The weekend prior to the main meeting offered a variety of worthwhile workshops. Having spoken at the one on economics, I will spare you the details, but will note that there was a remarkably interested and involved audience with salient and well informed opinions on issues of cost containment, practice standardization, and the effects of cost containment on practice autonomy. The other faculty members for that workshop (Paul Barash, Yale; Mike Roizen, Chicago; Jamie Ramsay, Emory; Davy Cheng, Toronto; Joyce Wahr, Michigan) were, frankly, both well spoken and incredibly knowledgeable about costs, economic credentialing and scorecards, information systems, and anesthesiologists' effects on the economics of postoperative care.

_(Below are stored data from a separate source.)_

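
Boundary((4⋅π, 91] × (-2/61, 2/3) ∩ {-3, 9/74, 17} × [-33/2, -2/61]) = ∅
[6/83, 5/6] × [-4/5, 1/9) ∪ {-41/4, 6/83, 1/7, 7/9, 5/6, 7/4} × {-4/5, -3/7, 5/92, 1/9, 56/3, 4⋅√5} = ([6/83, 5/6] × [-4/5, 1/9)) ∪ ({-41/4, 6/83, 1/7, 7/9, 5/6, 7/4} × {-4/5, -3/7, 5/92, 1/9, 56/3, 4⋅√5})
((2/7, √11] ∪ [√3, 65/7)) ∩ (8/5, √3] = (8/5, √3]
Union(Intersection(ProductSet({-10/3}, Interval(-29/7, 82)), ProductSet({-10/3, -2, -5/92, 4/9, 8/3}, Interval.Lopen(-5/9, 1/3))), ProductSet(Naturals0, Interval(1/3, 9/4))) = Union(ProductSet({-10/3}, Interval.Lopen(-5/9, 1/3)), ProductSet(Naturals0, Interval(1/3, 9/4)))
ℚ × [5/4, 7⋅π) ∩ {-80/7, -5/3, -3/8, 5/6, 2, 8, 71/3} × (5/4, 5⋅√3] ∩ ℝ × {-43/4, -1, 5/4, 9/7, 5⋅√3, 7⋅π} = {-80/7, -5/3, -3/8, 5/6, 2, 8, 71/3} × {9/7, 5⋅√3}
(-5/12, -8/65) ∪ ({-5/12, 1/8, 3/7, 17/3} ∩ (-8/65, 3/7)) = (-5/12, -8/65) ∪ {1/8}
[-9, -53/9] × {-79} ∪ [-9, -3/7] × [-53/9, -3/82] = ([-9, -53/9] × {-79}) ∪ ([-9, -3/7] × [-53/9, -3/82])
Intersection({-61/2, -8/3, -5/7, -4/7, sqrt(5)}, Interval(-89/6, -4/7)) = {-8/3, -5/7, -4/7}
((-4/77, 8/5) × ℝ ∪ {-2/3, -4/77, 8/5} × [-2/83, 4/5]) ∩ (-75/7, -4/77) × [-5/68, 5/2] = {-2/3} × [-2/83, 4/5]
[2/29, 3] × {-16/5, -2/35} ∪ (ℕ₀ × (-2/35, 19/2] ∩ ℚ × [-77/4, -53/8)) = [2/29, 3] × {-16/5, -2/35}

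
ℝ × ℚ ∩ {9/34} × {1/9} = {9/34} × {1/9}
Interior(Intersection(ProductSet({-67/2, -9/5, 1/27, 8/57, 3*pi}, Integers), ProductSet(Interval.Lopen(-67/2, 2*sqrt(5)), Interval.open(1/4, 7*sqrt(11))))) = EmptySet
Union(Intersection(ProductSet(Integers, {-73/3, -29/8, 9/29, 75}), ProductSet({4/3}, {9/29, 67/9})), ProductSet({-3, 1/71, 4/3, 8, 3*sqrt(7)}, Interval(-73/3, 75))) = ProductSet({-3, 1/71, 4/3, 8, 3*sqrt(7)}, Interval(-73/3, 75))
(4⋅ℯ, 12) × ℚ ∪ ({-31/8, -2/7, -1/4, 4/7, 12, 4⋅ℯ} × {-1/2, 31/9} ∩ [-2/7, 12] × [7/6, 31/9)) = (4⋅ℯ, 12) × ℚ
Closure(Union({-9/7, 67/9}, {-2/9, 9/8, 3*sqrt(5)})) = {-9/7, -2/9, 9/8, 67/9, 3*sqrt(5)}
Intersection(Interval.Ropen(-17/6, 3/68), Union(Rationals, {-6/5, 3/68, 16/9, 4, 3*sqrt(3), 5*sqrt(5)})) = Intersection(Interval.Ropen(-17/6, 3/68), Rationals)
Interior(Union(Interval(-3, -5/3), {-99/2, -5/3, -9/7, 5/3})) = Interval.open(-3, -5/3)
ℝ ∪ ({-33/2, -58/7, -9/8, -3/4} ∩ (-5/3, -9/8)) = ℝ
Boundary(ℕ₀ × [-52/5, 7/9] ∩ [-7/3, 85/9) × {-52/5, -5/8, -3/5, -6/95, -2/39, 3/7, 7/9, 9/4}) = {0, 1, …, 9} × {-52/5, -5/8, -3/5, -6/95, -2/39, 3/7, 7/9}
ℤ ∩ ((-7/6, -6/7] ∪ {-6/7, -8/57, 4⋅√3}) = {-1}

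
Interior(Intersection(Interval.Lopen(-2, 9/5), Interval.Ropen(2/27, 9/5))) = Interval.open(2/27, 9/5)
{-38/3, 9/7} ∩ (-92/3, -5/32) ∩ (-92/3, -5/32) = {-38/3}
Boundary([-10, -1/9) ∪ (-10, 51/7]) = {-10, 51/7}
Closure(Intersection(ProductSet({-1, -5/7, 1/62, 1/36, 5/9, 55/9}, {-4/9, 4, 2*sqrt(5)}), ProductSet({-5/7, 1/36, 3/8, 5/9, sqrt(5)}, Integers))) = ProductSet({-5/7, 1/36, 5/9}, {4})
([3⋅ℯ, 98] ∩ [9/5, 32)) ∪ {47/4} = [3⋅ℯ, 32)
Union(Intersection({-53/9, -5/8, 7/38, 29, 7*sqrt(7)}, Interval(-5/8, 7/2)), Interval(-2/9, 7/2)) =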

With regard to other workshops, the best-attended and talked-about were those on transesophageal echocardiography. Both the beginner and advanced workshops were apparently VERY pertinent and user friendly (a rare event at most meetings). To top things off, a rigorous credentialing exam was given, provoking many complaints about the unreasonable number of physics questions. But what test-taker ever approved of an examination they were forced to take?

All in all, this was, as usual, an extremely well-planned and intellectually invigorating conference.